We Now Conducted Our Journey In Such A Manner As Not To Fall In Again
With The Soldiers; But Two Days After I Met The Man Again At Tor.
The
governor of Suez was then there, to whom I might have addressed my
complaints:
This he was afraid of, and therefore walked up to me with a
smiling countenance, and said he hoped that no rancour subsisted between
us; that as to the shot he fired, it was merely for the purpose of
calling his companions to assist him with his camel. In reply, I assured
him that my shot had quite a different object, and that I was sorry it
had missed; upon which he laughed and went away. There are not on earth
more insolent, haughty, and at the same time vile and cowardly beings
than Turkish soldiers: wherever they expect to meet with no resistance,
they act in the most overbearing, despotic manner, and think nothing of
killing an inoffensive person, in the slightest fit of passion; but when
they meet with a firm resistance, or apprehend any bad consequences from
their conduct, there is no meanness to which they will not immediately
submit. During my journey through Egypt from Cairo to Assouan, the whole
of which was performed by land, I had several similar rencontres with
soldiers; and I must lay it down as a rule for travellers, constantly to
treat these fellows with great hauteur, as the most trifling
condescension is attributed by them to fear, and their conduct becomes
intolerable.
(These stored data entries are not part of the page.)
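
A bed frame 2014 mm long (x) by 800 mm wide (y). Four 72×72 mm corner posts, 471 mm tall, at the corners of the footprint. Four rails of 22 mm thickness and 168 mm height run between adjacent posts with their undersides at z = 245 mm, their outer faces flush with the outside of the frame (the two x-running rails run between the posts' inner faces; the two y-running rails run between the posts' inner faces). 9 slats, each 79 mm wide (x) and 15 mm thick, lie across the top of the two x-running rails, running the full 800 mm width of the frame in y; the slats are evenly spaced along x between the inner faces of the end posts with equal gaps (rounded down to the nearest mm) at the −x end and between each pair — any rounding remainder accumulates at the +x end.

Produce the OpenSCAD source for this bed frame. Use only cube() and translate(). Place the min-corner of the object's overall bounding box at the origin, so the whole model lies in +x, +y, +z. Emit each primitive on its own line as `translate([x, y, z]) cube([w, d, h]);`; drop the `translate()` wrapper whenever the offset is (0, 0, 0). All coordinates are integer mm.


cube([72, 72, 471]);
translate([0, 728, 0]) cube([72, 72, 471]);
translate([1942, 0, 0]) cube([72, 72, 471]);
translate([1942, 728, 0]) cube([72, 72, 471]);
translate([72, 0, 245]) cube([1870, 22, 168]);
translate([72, 778, 245]) cube([1870, 22, 168]);
translate([0, 72, 245]) cube([22, 656, 168]);
translate([1992, 72, 245]) cube([22, 656, 168]);
translate([187, 0, 413]) cube([79, 800, 15]);
translate([381, 0, 413]) cube([79, 800, 15]);
translate([575, 0, 413]) cube([79, 800, 15]);
translate([769, 0, 413]) cube([79, 800, 15]);
translate([963, 0, 413]) cube([79, 800, 15]);
translate([1157, 0, 413]) cube([79, 800, 15]);
translate([1351, 0, 413]) cube([79, 800, 15]);
translate([1545, 0, 413]) cube([79, 800, 15]);
translate([1739, 0, 413]) cube([79, 800, 15]);


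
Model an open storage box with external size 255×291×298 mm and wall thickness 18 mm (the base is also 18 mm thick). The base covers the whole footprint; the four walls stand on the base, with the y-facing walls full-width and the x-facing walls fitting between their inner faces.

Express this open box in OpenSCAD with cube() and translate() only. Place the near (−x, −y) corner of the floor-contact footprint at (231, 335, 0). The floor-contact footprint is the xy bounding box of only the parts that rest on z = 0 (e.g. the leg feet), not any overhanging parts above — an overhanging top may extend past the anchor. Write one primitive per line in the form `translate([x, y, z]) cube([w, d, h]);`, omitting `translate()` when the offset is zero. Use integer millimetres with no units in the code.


translate([231, 335, 0]) cube([255, 291, 18]);
translate([231, 335, 18]) cube([255, 18, 280]);
translate([231, 608, 18]) cube([255, 18, 280]);
translate([231, 353, 18]) cube([18, 255, 280]);
translate([468, 353, 18]) cube([18, 255, 280]);


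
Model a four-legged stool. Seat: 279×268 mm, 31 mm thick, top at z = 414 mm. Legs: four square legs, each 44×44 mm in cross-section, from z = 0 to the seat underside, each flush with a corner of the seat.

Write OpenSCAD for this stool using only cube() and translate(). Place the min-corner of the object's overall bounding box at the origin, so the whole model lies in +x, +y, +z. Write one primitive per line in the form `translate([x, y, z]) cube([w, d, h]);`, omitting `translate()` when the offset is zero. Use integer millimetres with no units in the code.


// leg_h = 414 - 31 = 383
translate([0, 0, 383]) cube([279, 268, 31]);
cube([44, 44, 383]);
translate([235, 0, 0]) cube([44, 44, 383]);
translate([0, 224, 0]) cube([44, 44, 383]);
translate([235, 224, 0]) cube([44, 44, 383]);


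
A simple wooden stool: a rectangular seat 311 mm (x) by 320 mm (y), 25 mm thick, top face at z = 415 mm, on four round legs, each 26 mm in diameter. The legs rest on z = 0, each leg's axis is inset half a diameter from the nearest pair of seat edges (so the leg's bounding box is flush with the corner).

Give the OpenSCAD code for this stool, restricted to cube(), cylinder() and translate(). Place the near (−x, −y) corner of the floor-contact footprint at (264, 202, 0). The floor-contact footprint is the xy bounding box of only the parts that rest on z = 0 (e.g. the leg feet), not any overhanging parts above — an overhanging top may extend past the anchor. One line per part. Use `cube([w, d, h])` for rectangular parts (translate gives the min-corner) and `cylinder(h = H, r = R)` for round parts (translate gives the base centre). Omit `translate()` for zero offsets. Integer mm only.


translate([264, 202, 390]) cube([311, 320, 25]);
translate([277, 215, 0]) cylinder(h = 390, r = 13);
translate([562, 215, 0]) cylinder(h = 390, r = 13);
translate([277, 509, 0]) cylinder(h = 390, r = 13);
translate([562, 509, 0]) cylinder(h = 390, r = 13);


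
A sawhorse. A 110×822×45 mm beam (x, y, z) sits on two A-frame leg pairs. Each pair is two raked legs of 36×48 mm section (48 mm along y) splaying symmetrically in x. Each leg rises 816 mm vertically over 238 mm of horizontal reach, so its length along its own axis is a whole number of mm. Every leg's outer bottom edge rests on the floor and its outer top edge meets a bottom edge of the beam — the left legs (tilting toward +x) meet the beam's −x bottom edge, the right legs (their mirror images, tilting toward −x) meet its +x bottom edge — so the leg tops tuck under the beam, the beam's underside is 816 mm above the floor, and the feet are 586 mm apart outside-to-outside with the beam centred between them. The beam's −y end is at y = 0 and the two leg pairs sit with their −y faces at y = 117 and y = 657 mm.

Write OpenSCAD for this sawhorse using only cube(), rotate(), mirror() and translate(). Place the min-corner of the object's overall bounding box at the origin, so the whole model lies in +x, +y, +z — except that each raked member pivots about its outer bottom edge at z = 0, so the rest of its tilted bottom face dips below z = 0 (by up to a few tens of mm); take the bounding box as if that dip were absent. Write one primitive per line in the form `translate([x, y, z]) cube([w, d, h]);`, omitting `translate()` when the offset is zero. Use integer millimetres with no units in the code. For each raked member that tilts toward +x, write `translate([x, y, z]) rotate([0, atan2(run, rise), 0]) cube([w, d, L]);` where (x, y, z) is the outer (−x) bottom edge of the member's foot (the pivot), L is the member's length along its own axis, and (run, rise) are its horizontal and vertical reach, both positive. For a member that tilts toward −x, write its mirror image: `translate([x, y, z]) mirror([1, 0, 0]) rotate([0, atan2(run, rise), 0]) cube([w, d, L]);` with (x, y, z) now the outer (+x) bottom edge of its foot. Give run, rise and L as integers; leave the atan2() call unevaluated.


// leg length = √(238² + 816²) = 850
// right-leg outer foot x = 2·238 + 110 = 586
// beam min-corner = (238, 0, 816)
translate([238, 0, 816]) cube([110, 822, 45]);
translate([0, 117, 0]) rotate([0, atan2(238, 816), 0]) cube([36, 48, 850]);
translate([586, 117, 0]) mirror([1, 0, 0]) rotate([0, atan2(238, 816), 0]) cube([36, 48, 850]);
translate([0, 657, 0]) rotate([0, atan2(238, 816), 0]) cube([36, 48, 850]);
translate([586, 657, 0]) mirror([1, 0, 0]) rotate([0, atan2(238, 816), 0]) cube([36, 48, 850]);


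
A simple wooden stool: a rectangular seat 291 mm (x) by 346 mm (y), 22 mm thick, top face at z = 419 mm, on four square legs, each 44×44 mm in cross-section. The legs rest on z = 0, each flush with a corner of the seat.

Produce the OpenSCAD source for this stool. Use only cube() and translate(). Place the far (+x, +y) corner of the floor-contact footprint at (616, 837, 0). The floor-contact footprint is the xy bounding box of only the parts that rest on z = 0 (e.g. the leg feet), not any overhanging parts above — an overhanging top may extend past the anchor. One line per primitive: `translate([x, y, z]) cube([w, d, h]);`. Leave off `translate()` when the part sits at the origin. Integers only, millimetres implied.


translate([325, 491, 397]) cube([291, 346, 22]);
translate([325, 491, 0]) cube([44, 44, 397]);
translate([572, 491, 0]) cube([44, 44, 397]);
translate([325, 793, 0]) cube([44, 44, 397]);
translate([572, 793, 0]) cube([44, 44, 397]);


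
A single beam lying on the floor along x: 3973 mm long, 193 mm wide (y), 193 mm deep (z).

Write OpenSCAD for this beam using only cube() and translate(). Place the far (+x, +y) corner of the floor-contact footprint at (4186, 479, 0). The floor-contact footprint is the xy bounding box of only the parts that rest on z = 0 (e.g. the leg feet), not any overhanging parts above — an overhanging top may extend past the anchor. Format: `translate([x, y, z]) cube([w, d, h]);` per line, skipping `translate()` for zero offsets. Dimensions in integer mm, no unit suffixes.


translate([213, 286, 0]) cube([3973, 193, 193]);


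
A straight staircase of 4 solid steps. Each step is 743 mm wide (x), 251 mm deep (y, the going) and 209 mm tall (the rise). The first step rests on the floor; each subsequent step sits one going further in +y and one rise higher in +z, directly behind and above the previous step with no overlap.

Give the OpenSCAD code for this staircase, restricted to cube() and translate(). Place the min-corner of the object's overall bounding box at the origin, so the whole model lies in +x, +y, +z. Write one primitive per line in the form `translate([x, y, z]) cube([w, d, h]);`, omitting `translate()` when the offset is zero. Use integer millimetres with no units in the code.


cube([743, 251, 209]);
translate([0, 251, 209]) cube([743, 251, 209]);
translate([0, 502, 418]) cube([743, 251, 209]);
translate([0, 753, 627]) cube([743, 251, 209]);


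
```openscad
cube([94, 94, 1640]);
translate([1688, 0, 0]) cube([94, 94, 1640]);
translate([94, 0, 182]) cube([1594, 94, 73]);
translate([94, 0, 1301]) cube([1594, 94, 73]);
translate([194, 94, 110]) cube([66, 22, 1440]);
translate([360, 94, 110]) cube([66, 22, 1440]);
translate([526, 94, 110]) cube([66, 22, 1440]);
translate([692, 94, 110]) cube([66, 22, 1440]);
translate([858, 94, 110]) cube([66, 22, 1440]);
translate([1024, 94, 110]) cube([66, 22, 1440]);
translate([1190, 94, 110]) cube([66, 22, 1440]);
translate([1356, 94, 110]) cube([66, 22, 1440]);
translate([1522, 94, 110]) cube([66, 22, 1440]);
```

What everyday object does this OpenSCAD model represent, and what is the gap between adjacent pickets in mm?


A fence section. The picket gap is 100 mm.

Two posts, two rails, 9 pickets — a fence section. Span 1594 mm holds 9 pickets of 66 mm with 10 equal gaps: ⌊(1594 − 9·66) / 10⌋ = 100 mm.


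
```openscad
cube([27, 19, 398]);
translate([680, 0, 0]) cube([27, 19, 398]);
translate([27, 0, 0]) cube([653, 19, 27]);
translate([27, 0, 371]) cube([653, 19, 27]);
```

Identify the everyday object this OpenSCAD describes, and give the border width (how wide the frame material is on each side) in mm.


A picture frame. The border width is 27 mm.

Four thin pieces enclosing a rectangular opening — a picture frame. The two full-height stiles are 398 mm tall; the top rail sits at z = 371 and is 27 mm tall, so the border above the opening is 398 − 371 = 27 mm, matching the stile x-width.


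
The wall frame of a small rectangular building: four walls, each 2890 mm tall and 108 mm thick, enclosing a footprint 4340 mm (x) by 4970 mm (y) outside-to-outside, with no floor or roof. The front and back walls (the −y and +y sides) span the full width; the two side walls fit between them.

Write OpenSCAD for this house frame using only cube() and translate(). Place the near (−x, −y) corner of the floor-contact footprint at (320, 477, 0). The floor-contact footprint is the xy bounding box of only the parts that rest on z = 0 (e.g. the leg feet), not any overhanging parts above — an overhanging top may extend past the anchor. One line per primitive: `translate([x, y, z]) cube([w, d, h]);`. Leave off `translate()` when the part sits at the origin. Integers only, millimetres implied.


translate([320, 477, 0]) cube([4340, 108, 2890]);
translate([320, 5339, 0]) cube([4340, 108, 2890]);
translate([320, 585, 0]) cube([108, 4754, 2890]);
translate([4552, 585, 0]) cube([108, 4754, 2890]);


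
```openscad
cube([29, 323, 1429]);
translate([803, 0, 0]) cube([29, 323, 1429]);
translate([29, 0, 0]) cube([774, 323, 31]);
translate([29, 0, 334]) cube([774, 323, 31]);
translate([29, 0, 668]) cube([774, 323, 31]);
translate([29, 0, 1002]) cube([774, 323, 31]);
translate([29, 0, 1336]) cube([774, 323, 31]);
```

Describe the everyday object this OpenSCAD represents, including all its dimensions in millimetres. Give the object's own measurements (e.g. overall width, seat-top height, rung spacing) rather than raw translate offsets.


An open bookshelf. Two side panels, each 29 mm thick, 323 mm deep and 1429 mm tall, stand 832 mm apart (outside-to-outside). Between them sit 5 shelves, each 31 mm thick and 323 mm deep, spanning the full gap between the sides. The bottom shelf rests on the floor (its underside at z = 0) and the clear gap between one shelf's top and the next shelf's underside is 303 mm.


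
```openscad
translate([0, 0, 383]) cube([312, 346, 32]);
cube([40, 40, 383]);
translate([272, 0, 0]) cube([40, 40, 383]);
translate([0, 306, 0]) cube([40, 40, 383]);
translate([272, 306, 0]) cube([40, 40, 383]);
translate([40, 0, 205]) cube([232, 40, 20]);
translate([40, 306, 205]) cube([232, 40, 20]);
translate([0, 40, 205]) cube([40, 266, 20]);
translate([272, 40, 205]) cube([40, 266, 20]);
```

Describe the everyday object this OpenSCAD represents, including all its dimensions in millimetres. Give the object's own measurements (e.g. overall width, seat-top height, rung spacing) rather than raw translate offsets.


A four-legged stool. The seat is a 312×346×32 mm slab whose top surface is at z = 415 mm; four square legs, each 40×40 mm in cross-section, run from the floor (z = 0) to the underside of the seat, each flush with a corner of the seat. Four stretchers, 40 mm wide and 20 mm tall, connect adjacent legs with their undersides at z = 205 mm, each running between the inner faces of the legs it joins and aligned with the legs' outer faces on the other axis.


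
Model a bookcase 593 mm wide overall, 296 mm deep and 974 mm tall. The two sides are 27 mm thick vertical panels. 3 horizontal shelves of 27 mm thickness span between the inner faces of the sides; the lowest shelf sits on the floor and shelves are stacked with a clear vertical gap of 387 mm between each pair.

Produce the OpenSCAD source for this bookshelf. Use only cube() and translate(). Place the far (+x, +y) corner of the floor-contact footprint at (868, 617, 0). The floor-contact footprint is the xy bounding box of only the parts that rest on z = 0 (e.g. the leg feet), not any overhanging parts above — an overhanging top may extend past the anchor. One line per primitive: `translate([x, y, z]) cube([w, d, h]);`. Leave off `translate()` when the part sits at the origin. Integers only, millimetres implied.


translate([275, 321, 0]) cube([27, 296, 974]);
translate([841, 321, 0]) cube([27, 296, 974]);
translate([302, 321, 0]) cube([539, 296, 27]);
translate([302, 321, 414]) cube([539, 296, 27]);
translate([302, 321, 828]) cube([539, 296, 27]);


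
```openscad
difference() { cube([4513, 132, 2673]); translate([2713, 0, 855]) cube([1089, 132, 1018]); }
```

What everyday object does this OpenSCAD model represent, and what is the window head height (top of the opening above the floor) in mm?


A wall with a window opening. The window head height is 1873 mm.

A wall with a rectangular opening subtracted — a window. Sill at z = 855, opening 1018 mm tall, so the head is at 855 + 1018 = 1873 mm.


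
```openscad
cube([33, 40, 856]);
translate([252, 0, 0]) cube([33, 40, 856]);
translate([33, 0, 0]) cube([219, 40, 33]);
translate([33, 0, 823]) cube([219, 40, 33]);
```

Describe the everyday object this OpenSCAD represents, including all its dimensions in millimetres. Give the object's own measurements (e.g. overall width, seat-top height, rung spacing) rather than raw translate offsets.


A rectangular picture frame lying in the x–z plane (depth along y). The opening is 219 mm wide (x) by 790 mm tall (z), surrounded by a border 33 mm wide on all four sides. The frame is 40 mm deep and is made of two full-height vertical stiles with two horizontal rails fitted between them.


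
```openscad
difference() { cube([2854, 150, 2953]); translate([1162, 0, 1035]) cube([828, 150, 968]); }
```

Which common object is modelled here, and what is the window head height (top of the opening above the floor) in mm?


A wall with a window opening. The window head height is 2003 mm.

A wall with a rectangular opening subtracted — a window. Sill at z = 1035, opening 968 mm tall, so the head is at 1035 + 968 = 2003 mm.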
We travelled this day about nine hours.
[p.435] June 7th. We continued our course in valleys for about two hours
and a half, when we came to a high mountain, where I was obliged to
dismount. It was with great difficulty that I could reach the summit,
for my strength was exhausted; and I had been shivering with a fever
the whole preceding night. It took us about two hours and a half to pass
the mountain, and to descend into the valley on the other side. From the
top we had a fine view of the Gulf of Akaba. The upper part of this
mountain is granite, and its lower ridges gruenstein. In the afternoon we
issued from this chain into the western plain, which declines slowly
towards the sea of Suez, and encamped in it after a ride of about ten
hours.
June 8th. We reached Tor, in about three hours and a half from our
resting-place. Here we found every thing in a great bustle. The lady of
Mohammed Aly Pasha, whom I had met with at almost every station on this
journey, had arrived here from Yembo a few days before, and, as it blew
strong from the north, had come on shore, that she might proceed by land
to Suez. The governor of Suez and Mustafa Beg, her own brother, one of
the Pasha's principal officers, had come to meet her, and her tents were
pitched close by the little village of Tor.